La présidente du groupe Rassemblement national à l'Assemblée nationale, Marine Le Pen, après l'adoption d'une résolution de son parti dénonçant l'accord franco-algérien de 1968, le 30 octobre 2025 à Paris ( AFP / Anne-Christine POUJOULAT )
Une position à rebours de celle de l'exécutif. Le ministre des Relations avec le Parlement, Laurent Panifous, a d'ailleurs fait part de son incompréhension auprès de l'AFP. Auparavant, il avait expliqué à la tribune que Paris entendait "privilégier la voie de la renégociation dans le cadre d'un dialogue exigeant" avec Alger, car il n'y aurait "rien à gagner à une aggravation de la crise" déjà prégnante entre les deux pays.
Mais désormais, "il faut que le gouvernement tienne compte du vote de l'Assemblée nationale", a jugé une Marine Le Pen triomphante, se félicitant d'une "journée que l'on peut qualifier d'historique" pour son parti, dont les initiatives ont toujours fait l'objet d'une opposition de principe au Palais Bourbon.
Le ministre des Relations avec le Parlement, Laurent Panifous, à l'Assemblée nationale le 30 octobre 2025 ( AFP / Anne-Christine POUJOULAT )
Un barrage qu'a de nouveau tenté d'ériger la gauche en dénonçant, à l'instar de l'Insoumis Bastien Lachaud, les "lubies racistes" et "l'obsession morbide" d'un RN qui "rejoue à l'infini la guerre d'Algérie".
Mais ni LFI, ni les socialistes, les écologistes et les communistes n'ont fait le plein, avec 143 voix cumulées contre le texte sur un total de 195.
Les critiques se sont toutefois concentrées sur Gabriel Attal et son groupe Ensemble pour le République, dont seulement 30 députés ont voté contre le texte.
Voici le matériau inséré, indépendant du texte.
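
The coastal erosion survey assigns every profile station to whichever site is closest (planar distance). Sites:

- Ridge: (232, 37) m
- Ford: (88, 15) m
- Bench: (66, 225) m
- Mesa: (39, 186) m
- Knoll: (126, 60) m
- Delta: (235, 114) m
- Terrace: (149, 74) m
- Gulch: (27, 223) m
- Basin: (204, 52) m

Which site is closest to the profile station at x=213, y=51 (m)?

Basin

Squared distances to each site:
Ridge: 557.000; Ford: 16921.000; Bench: 51885.000; Mesa: 48501.000; Knoll: 7650.000; Delta: 4453.000; Terrace: 4625.000; Gulch: 64180.000; Basin: 82.000.
Minimum at Basin.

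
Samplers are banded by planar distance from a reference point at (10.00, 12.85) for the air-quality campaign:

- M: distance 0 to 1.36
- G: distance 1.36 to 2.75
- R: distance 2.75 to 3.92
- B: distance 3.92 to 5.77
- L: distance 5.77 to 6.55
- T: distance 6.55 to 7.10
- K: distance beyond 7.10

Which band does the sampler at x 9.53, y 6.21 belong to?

Distance = √((9.53−10.00)² + (6.21−12.85)²) = √(0.221 + 44.090) = 6.657.
6.55 ≤ 6.657 < 7.10 → T.

T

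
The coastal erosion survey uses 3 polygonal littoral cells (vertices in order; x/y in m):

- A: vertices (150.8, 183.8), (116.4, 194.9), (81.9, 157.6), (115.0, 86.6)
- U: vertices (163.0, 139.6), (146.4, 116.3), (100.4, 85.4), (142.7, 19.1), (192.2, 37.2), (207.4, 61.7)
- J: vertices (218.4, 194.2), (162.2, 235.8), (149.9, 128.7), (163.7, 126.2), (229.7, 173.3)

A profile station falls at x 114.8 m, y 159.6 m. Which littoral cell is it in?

A

Cast a ray rightward from (114.8, 159.6). For each polygon, the edges (by vertex number in listed order) whose endpoints lie on opposite sides of y = 159.6, where each meets that height, and whether that is right or left of the point:
A: 2–3 at x≈83.75 (left), 4–1 at x≈141.89 (right) → 1 crossing.
U: no edge straddles that height → 0 crossings.
J: 2–3 at x≈153.45 (right), 4–5 at x≈210.50 (right) → 2 crossings.
Only A has an odd count, so the point is inside A.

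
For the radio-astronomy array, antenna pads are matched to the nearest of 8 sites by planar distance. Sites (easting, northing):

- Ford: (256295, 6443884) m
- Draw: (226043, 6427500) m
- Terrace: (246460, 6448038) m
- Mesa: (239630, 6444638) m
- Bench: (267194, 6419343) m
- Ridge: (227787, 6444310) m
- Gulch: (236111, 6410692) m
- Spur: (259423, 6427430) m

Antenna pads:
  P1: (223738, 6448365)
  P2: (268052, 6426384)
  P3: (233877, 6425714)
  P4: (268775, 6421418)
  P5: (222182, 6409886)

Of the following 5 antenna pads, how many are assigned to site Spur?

P1 → Ridge
P2 → Bench
P3 → Draw
P4 → Bench
P5 → Gulch
0 of the 5 go to Spur.

0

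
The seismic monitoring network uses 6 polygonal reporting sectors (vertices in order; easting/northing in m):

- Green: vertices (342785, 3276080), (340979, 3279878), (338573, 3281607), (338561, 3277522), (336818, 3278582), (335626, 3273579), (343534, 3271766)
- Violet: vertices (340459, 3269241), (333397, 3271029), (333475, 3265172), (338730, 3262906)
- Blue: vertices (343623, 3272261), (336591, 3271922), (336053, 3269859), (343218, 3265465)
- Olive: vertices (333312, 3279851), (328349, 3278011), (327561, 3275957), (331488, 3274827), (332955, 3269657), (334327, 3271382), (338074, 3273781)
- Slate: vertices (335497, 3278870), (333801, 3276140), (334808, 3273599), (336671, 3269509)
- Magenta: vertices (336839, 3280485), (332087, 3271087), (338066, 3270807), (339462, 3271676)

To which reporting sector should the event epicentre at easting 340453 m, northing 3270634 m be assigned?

Blue

Cast a ray rightward from (340453, 3270634). For each polygon, the edges (by vertex number in listed order) whose endpoints lie on opposite sides of northing = 3270634, where each meets that height, and whether that is right or left of the point:
Green: no edge straddles that height → 0 crossings.
Violet: 1–2 at easting≈334957.1 (left), 2–3 at easting≈333402.3 (left) → 0 crossings.
Blue: 2–3 at easting≈336255.1 (left), 4–1 at easting≈343526.0 (right) → 1 crossing.
Olive: 4–5 at easting≈332677.8 (left), 5–6 at easting≈333732.1 (left) → 0 crossings.
Slate: 3–4 at easting≈336158.6 (left), 4–1 at easting≈336529.9 (left) → 0 crossings.
Magenta: no edge straddles that height → 0 crossings.
Only Blue has an odd count, so the point is inside Blue.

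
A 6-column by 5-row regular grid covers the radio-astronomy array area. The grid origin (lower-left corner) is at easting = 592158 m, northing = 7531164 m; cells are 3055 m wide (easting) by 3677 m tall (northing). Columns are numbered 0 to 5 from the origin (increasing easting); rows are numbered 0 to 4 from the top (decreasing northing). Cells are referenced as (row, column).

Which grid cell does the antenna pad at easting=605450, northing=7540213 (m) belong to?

Column index: ⌊(605450 − 592158) / 3055⌋ = ⌊4.351⌋ = 4
Row offset from origin: ⌊(7540213 − 7531164) / 3677⌋ = ⌊2.461⌋ = 2 → row 2 (counted from top)

(2, 4)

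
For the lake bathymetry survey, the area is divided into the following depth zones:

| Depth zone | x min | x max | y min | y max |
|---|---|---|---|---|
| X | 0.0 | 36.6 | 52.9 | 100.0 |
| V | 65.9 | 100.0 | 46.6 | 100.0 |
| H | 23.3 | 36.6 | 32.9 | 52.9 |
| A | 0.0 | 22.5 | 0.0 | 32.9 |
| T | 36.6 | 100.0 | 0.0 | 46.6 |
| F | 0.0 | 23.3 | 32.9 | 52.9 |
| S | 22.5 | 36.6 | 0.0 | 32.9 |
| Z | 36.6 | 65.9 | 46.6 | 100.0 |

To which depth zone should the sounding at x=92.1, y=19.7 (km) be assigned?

The point has x = 92.1 and y = 19.7.
Only T satisfies 36.6 ≤ x ≤ 100.0 and 0.0 ≤ y ≤ 46.6.

T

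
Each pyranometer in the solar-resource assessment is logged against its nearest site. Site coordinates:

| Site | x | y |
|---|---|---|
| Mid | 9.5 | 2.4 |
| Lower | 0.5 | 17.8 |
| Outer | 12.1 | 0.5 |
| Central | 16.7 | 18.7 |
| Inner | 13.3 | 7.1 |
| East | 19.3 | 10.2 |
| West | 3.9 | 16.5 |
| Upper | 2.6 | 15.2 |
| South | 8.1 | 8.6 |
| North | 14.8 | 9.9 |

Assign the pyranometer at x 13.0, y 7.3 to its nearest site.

Inner

Squared distances to each site:
Mid: 36.260; Lower: 266.500; Outer: 47.050; Central: 143.650; Inner: 0.130; East: 48.100; West: 167.450; Upper: 170.570; South: 25.700; North: 10.000.
Minimum at Inner.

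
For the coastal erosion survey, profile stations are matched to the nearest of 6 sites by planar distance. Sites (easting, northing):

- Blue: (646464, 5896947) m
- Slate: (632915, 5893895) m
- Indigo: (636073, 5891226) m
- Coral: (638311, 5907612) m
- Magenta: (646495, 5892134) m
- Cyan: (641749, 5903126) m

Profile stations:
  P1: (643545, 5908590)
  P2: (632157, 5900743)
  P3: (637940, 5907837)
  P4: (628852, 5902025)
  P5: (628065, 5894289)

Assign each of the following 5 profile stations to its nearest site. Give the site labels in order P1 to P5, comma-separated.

P1 → Coral (d²=28351240.00)
P2 → Slate (d²=47469668.00)
P3 → Coral (d²=188266.00)
P4 → Slate (d²=82604869.00)
P5 → Slate (d²=23677736.00)

Coral, Slate, Coral, Slate, Slate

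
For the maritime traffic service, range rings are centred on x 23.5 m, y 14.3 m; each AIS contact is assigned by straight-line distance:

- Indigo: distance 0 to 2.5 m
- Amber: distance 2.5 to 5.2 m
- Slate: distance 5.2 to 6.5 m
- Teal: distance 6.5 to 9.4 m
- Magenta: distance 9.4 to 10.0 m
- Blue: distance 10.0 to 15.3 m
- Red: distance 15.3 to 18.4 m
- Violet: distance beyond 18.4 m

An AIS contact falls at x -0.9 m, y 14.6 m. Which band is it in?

Distance = √((-0.9−23.5)² + (14.6−14.3)²) = √(595.360 + 0.090) = 24.402 m.
18.4 ≤ 24.402 < ∞ → Violet.

Violet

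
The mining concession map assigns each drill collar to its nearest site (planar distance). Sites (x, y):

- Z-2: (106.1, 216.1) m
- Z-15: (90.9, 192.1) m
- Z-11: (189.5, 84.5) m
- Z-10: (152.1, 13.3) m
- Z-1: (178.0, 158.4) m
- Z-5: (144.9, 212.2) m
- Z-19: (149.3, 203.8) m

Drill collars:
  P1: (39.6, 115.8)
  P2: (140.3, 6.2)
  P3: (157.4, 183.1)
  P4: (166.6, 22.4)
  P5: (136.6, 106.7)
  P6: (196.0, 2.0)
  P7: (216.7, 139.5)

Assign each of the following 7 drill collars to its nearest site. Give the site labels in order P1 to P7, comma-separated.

Z-15, Z-10, Z-19, Z-10, Z-11, Z-10, Z-1

P1 → Z-15 (d²=8453.38)
P2 → Z-10 (d²=189.65)
P3 → Z-19 (d²=494.10)
P4 → Z-10 (d²=293.06)
P5 → Z-11 (d²=3291.25)
P6 → Z-10 (d²=2054.90)
P7 → Z-1 (d²=1854.90)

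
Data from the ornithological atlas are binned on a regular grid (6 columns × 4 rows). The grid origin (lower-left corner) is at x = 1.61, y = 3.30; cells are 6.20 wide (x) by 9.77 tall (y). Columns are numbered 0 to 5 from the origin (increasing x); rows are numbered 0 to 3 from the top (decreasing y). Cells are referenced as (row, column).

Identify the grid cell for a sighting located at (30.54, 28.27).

(1, 4)

Column index: ⌊(30.54 − 1.61) / 6.20⌋ = ⌊4.666⌋ = 4
Row offset from origin: ⌊(28.27 − 3.30) / 9.77⌋ = ⌊2.556⌋ = 2 → row 1 (counted from top)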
Telle était pourtant la consigne, selon un cadre attaliste, quand bien même le leader du parti Renaissance avait lui-même appelé à dénoncer l'accord de 1968.
- Attal absent et critiqué -
L'intéressé s'est surtout fait remarquer par son absence lors du débat et du vote - il participait au même moment à un forum sur la transformation durable du tourisme.
"Ils étaient où les macronistes?" a réagi le patron du PS Olivier Faure. "Cette voix qui nous a manqué pour faire face au RN, c'est celle de Gabriel Attal", a même affirmé la cheffe du groupe écologiste Cyrielle Chatelain.
Dans la foulée de ce coup de théâtre, le RN espère décrocher une deuxième victoire sur sa proposition de loi pour rétablir le délit de séjour irrégulier, idée également "majoritaire au sein de l'Assemblée", selon Marine Le Pen.
Le même rapport de forces semblait en tout cas se dessiner avant le déjeuner, avec l'appui de LR et Horizons. Les premiers revendiquant la paternité originelle de cette mesure instaurée sous Nicolas Sarkozy et abrogée sous François Hollande - "une faute politique et morale" selon Eric Pauget. Les seconds se plaçant dans la même filiation avec la "volonté de restaurer l'autorité de l'Etat", a souligné Xavier Albertini.
Positions toujours contraires à celle du gouvernement, qui "ne soutiendra pas" un texte qualifié de "posture simplement démagogique" par le ministre de l'Intérieur Laurent Nuñez, et des macronistes qui ont dénoncé "l'archétype de la loi d'affichage" par la voix de Thomas Cazenave.